Up Salan and the OAS!
Hey Dad,
I couldn't help comparing this film to that other blockbuster: Star Wars. Like many people, when I use those two words, I'm thinking of the first two films - "Star Wars: A New Hope" and "The Empire Strikes Back." The third film in that trilogy, "Return of the Jedi," is so much like "Avatar" - exciting, beautiful and full of convenient tie-ins to toys and merchandise.
"Hey, James Cameron! Are all those toys made of recycled bamboo fibers? Are the proceeds going to assist victims of the Haitan earthquake? No? Well, so much for your eco-grandstanding."
The devotion shown to the Star Wars films lies in what you paraphrased from Hemingway. They are STORIES with a universal and timeless message - conquering your fears, seeking acceptance from your family and friends, and discovering that you're stronger than you ever thought. These films are celebrated by both geeks and philosophers like Joseph Campbell for good reason: their messages speak to victories all humans can recognize and cheer along with.
I really enjoyed the spectacle of "Avatar," but couldn't help thinking of the missing element that would've made this film truly epic: showing the grey area of the relationship between colonist and native. With the 3 hours Cameron had us in those seats, it would've been an even bigger treat if we'd left the theater with more questions besides, "I wonder if this ringing in my ears is gonna last all night?"

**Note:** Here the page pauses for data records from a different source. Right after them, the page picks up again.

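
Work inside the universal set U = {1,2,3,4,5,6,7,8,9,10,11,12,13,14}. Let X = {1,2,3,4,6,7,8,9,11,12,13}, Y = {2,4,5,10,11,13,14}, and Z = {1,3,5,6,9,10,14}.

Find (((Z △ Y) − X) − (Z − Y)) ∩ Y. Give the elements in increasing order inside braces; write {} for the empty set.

Z △ Y = {1,2,3,4,6,9,11,13}
(Z △ Y) − X = {}
Z − Y = {1,3,6,9}
((Z △ Y) − X) − (Z − Y) = {}
(((Z △ Y) − X) − (Z − Y)) ∩ Y = {}

{}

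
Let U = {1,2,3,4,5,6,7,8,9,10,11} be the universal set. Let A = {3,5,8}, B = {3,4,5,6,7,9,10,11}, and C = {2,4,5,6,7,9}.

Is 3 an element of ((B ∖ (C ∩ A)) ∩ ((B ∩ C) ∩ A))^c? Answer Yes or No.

Yes

3 ∉ C and 3 ∈ A, so 3 ∉ C ∩ A
3 ∈ B and 3 ∉ (C ∩ A), so 3 ∈ B ∖ (C ∩ A)
3 ∈ B and 3 ∉ C, so 3 ∉ B ∩ C
3 ∉ (B ∩ C) and 3 ∈ A, so 3 ∉ (B ∩ C) ∩ A
3 ∈ (B ∖ (C ∩ A)) and 3 ∉ ((B ∩ C) ∩ A), so 3 ∉ (B ∖ (C ∩ A)) ∩ ((B ∩ C) ∩ A)
3 ∈ ((B ∖ (C ∩ A)) ∩ ((B ∩ C) ∩ A))^c since 3 ∉ ((B ∖ (C ∩ A)) ∩ ((B ∩ C) ∩ A))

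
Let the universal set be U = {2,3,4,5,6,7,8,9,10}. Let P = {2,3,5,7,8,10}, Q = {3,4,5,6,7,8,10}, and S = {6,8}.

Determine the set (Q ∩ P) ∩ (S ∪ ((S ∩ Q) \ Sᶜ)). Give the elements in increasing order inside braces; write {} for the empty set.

{8}

Q ∩ P = {3,5,7,8,10}
S ∩ Q = {6,8}
Sᶜ = {2,3,4,5,7,9,10}
(S ∩ Q) \ Sᶜ = {6,8}
S ∪ ((S ∩ Q) \ Sᶜ) = {6,8}
(Q ∩ P) ∩ (S ∪ ((S ∩ Q) \ Sᶜ)) = {8}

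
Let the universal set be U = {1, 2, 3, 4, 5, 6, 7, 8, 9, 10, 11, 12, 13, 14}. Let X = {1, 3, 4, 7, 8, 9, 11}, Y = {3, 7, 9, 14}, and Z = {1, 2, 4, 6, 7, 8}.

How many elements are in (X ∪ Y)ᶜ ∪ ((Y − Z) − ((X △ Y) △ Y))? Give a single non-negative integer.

7

X ∪ Y = {1, 3, 4, 7, 8, 9, 11, 14}
(X ∪ Y)ᶜ = {2, 5, 6, 10, 12, 13}
Y − Z = {3, 9, 14}
X △ Y = {1, 4, 8, 11, 14}
(X △ Y) △ Y = {1, 3, 4, 7, 8, 9, 11}
(Y − Z) − ((X △ Y) △ Y) = {14}
(X ∪ Y)ᶜ ∪ ((Y − Z) − ((X △ Y) △ Y)) = {2, 5, 6, 10, 12, 13, 14}
|(X ∪ Y)ᶜ ∪ ((Y − Z) − ((X △ Y) △ Y))| = 7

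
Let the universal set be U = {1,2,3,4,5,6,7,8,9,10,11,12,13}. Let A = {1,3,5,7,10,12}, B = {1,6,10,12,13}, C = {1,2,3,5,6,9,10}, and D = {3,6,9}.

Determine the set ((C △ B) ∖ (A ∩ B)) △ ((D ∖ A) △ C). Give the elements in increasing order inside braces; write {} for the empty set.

{1,9,10,13}

C △ B = {2,3,5,9,12,13}
A ∩ B = {1,10,12}
(C △ B) ∖ (A ∩ B) = {2,3,5,9,13}
D ∖ A = {6,9}
(D ∖ A) △ C = {1,2,3,5,10}
((C △ B) ∖ (A ∩ B)) △ ((D ∖ A) △ C) = {1,9,10,13}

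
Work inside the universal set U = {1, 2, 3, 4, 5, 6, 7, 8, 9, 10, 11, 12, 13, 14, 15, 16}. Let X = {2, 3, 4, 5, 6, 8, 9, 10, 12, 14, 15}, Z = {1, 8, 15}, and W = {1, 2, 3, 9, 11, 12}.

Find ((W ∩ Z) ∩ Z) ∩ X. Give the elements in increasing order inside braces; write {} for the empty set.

W ∩ Z = {1}
(W ∩ Z) ∩ Z = {1}
((W ∩ Z) ∩ Z) ∩ X = {}

{}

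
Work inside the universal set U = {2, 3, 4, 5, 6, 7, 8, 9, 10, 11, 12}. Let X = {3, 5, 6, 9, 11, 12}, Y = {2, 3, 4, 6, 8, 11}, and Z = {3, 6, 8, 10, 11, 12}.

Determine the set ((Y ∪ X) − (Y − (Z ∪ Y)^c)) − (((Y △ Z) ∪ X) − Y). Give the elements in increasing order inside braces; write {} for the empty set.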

But, maybe there'll be a sequel. Maybe it'll be even more absurd and I'll have to bore my kids with a lengthy explanation of why the message has to be taken with a huge grain of salt. If that sequel does come out, you can bet your ass that, all complaining aside, I'll be standing in a huge line, paying another $20 to see that shit in IMAX 3D!
Dani
Right on, Dani.
A fun movie, all in all. As all the Star Wars were.
Today, there is another bunch of analyses of Avatar in the Sacramento Bee - letters to the editors.
Like me, they are all trying to be profound, they talk about colonialism, racism, the "other," etc.
Maybe it's best to just enjoy the show. It's really only about 2 things: (1)$$$ and (2) entertainment, right?
I think Americans need simple messages, like Green Is Good and War is Bad, otherwise they miss the bloody point. There are a number of folks now arguing that this is a movie about a white man rescuing the natives. Oh well.
Haiti proves it again. The white man has to rescue the natives.